Pengganti Ali Sadikin, Gubernur Suprapto, memiliki pendekatan berbeda dalam berjudi. Ia memerintah ibu kota dari tahun 1982 hingga 1987. Sejak era Suprapto, perjudian dilarang keras. Pada 1990-an, di bawah tekanan kelompok-kelompok Islam yang secara aktif bekerja untuk menghancurkan semua praktik ilegal, Presiden Soeharto melarang segala bentuk perjudian di wilayah Indonesia.
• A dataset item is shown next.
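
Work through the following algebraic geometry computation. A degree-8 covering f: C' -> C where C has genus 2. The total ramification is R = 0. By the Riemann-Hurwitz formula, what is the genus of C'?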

Menurut pasal tersebut, UU 7/1974 tentang pengaturan perjudian memperketat sanksi perjudian berdasarkan Pasal 303 KUHP, namun legalisasi perjudian dihapuskan seluruhnya pada tahun 1993.

Permainan Judi Yang Dilegalkan

Kontroversi Perjudian Di Indonesia Yang Menghebohkan

Setelah itu, permainan judi tembak ikan diaktifkan beberapa kali. PT Mutiara Mandala Mahardika yang ingin menyelenggarakan undian Dana Olahraga Masyarakat (Damura) pada tahun 2000 gagal.

Pada tahun 2003, PT Provicea juga tidak menyetujui izin tes Sports Humanities (OK) yang telah diformat untuk menjual kupon asuransi jiwa dengan harga tertentu. Tapi permainan itu tidak pernah mati. Setelah era perjudian legal, perebutan mobilitas terus berlanjut.

Dari permainan kecil seperti judi tembak ikan dan sabung ayam di seluruh negeri hingga kasino apartemen tersembunyi dengan penjualan harian Rp 700 juta. Kuli angkut mulai dari kelas ibu rumah tangga hingga mantan raja rokok Indonesia.